Treasury Says Mnuchin's Travel Expenses Are 'Prudent,' Lower Than Obama's Officials

Treasury Secretary Steven Mnuchin has not misspent taxpayer dollars, and his travel expenses are actually lower than Obama-administration officials who held the same post, the Treasury said Friday. However, the department's watchdog said that Mnuchin's travel expense justification could use "more detail and rigor."

The department, which manages government revenue, was responding to a report issued on Thursday by the left-leaning watchdog group Citizens for Responsibility and Ethics in Washington (CREW). The group published Treasury emails and other documents obtained through a lawsuit that showed Mnuchin spent $1 million on eight flights on military planes between spring and fall of last year.

The secretary's travel expenses came under fire along with several other Trump cabinet members and officials in recent months, and were reviewed by the Treasury's Office of Inspector General last fall.

U.S. Secretary of Treasury Steve Mnuchin during a Senate Finance Committee hearing concerning fiscal year 2018 budget proposals for the Department of Treasury and tax reform, in Washington, D.C., on May 25, 2017. Drew Angerer/Getty Images

Yet his travel costs are less than Obama's Treasury officials, the Treasury told Newsweek Friday. "Secretary Mnuchin's 2017 official travel totaled $1.2 million, substantially less than the $2.8 million his predecessor in the Obama administration averaged annually," said Tony Sayegh, the Treasury's assistant secretary for public affairs, in a statement responding to CREW's findings.

"Both figures," Sayegh explained, "represent the cost to the government for commercial and government air travel, train travel, hotels, vehicles and other costs for the secretaries and their security and traveling staff." That means former President Barack Obama's Treasury secretaries Timothy Geithner and Jack Lew spent more than twice as much traveling each year than Mnuchin.

Read more: Ryan Zinke spent $139K on doors—here are all the Trump officials accused of misspending taxpayer dollars

But CREW stood by its question as to why Mnuchin needed a military jet to transport himself and his wife, Louise Linton, "when a readily available commercial flight would have saved thousands of dollars" for taxpayers.

"As we noted in our report, the issue is not just the dollar figure, but the trend by the Secretary to choose the most expensive travel options," wrote Jordan Libowitz, CREW's communications director, in an email to Newsweek.

We got records breaking down nearly a million dollars in military flights by Treasury Secretary Steven Mnuchin. Here's where he went:

— Citizens for Ethics (@CREWcrew) March 15, 2018

The documents CREW obtained, he said, showed the Mnuchin "office's preference to spend tens of thousands of dollars to fly in a G-IV private jet when significantly less expensive options were available," citing the secretary's $26,953 trip to Miami. Libowitz said that Mnuchin was different from previous secretaries in "that he does not appear to consider flying commercial domestically, something his predecessors did."

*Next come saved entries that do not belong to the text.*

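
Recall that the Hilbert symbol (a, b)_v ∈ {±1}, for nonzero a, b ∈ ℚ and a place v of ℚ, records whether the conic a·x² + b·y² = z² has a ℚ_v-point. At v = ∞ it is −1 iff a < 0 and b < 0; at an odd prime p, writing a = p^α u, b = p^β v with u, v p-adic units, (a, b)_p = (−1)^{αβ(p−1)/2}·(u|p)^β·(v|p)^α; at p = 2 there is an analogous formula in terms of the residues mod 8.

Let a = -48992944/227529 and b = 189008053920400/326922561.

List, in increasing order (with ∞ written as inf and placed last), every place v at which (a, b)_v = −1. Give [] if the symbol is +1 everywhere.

Mod squares: a ≡ -62491, b ≡ 1. Check v ∈ {∞, 2, 3, 5, 7, 11, 13, 19, 23, 41, 53}.
v=23: a=23^1·(≡19), b=23^2·(≡8) mod 23; (19|23)=-1, (8|23)=+1; (−1)^{1·2·11}·(-1)^2·(+1)^1 = +1.
v=∞: -62491 < 0 and 1 > 0  ⇒  (a,b)_∞ = +1.
v=3: a=3^-4·(≡2), b=3^-4·(≡1) mod 3; (2|3)=-1, (1|3)=+1; (−1)^{-4·-4·1}·(-1)^-4·(+1)^-4 = +1.
v=2: v_2(a)=4, v_2(b)=4; units ≡ 5, 1 (mod 8); ε·ε+αω+βω = 0·0+4·0+4·1 ≡ 0  ⇒  (a,b)_2 = +1.
v=7: a=7^2·(≡3), b=7^-4·(≡2) mod 7; (3|7)=-1, (2|7)=+1; (−1)^{2·-4·3}·(-1)^-4·(+1)^2 = +1.
v=11: a=11^1·(≡8), b=11^4·(≡5) mod 11; (8|11)=-1, (5|11)=+1; (−1)^{1·4·5}·(-1)^4·(+1)^1 = +1.
v=19: a=19^1·(≡7), b=19^2·(≡6) mod 19; (7|19)=+1, (6|19)=+1; (−1)^{1·2·9}·(+1)^2·(+1)^1 = +1.
v=13: a=13^1·(≡4), b=13^2·(≡12) mod 13; (4|13)=+1, (12|13)=+1; (−1)^{1·2·6}·(+1)^2·(+1)^1 = +1.
v=5: a=5^0·(≡4), b=5^2·(≡1) mod 5; (4|5)=+1, (1|5)=+1; (−1)^{0·2·2}·(+1)^2·(+1)^0 = +1.
v=53: a=53^-2·(≡47), b=53^0·(≡16) mod 53; (47|53)=+1, (16|53)=+1; (−1)^{-2·0·26}·(+1)^0·(+1)^-2 = +1.
v=41: a=41^0·(≡29), b=41^-2·(≡18) mod 41; (29|41)=-1, (18|41)=+1; (−1)^{0·-2·20}·(-1)^-2·(+1)^0 = +1.
Every local symbol is +1, so the conic -62491·x² + 1·y² = z² has ℚ_v-points for all v and hence a ℚ-point; (a, b / ℚ) ≅ M_2(ℚ).

[]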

The Treasury defended the travel, stating that a review launched by the department's Office of Inspector General (OIG) found the military flights necessary because the secretary is "required by applicable authority and policy to have access to secure communications at a high level of classification at all times."

The OIG launched the review last summer after receiving complaints about Mnuchin's flight with his wife on a military aircraft to visit Fort Knox, and view the solar eclipse, last August. Following media inquiries, the review was later expanded to include other trips.

The Treasury pointed out Friday that the review, which was completed on October 4, found "no violation of law, regulation, or ethics requirements" on Mnuchin's part during that trip and a series of others. "The documents CREW cites are the same documents that were examined by Treasury's inspector general in his review of Treasury's travel," a Treasury spokesperson said, stating that they showed Mnuchin had been "prudent" with taxpayer money.

While the OIG did not find any wrongdoing in the documents it reviewed, Rich Delmar, counsel to the Treasury's OIG, said the watchdog's report "stated that the justifications provided by the Department and accepted by the White House in the requests we reviewed could have incorporated more detail and rigor."

In a statement Thursday, CREW said it found that "none of the requests for White House Mission designation" made by the Treasury for Mnuchin's flights explained whether those flights were explicitly authorized by the president.

"We are in the process of reviewing the documents cited in the CREW article to determine if they fully comport with the body of information we obtained last year," Delmar said.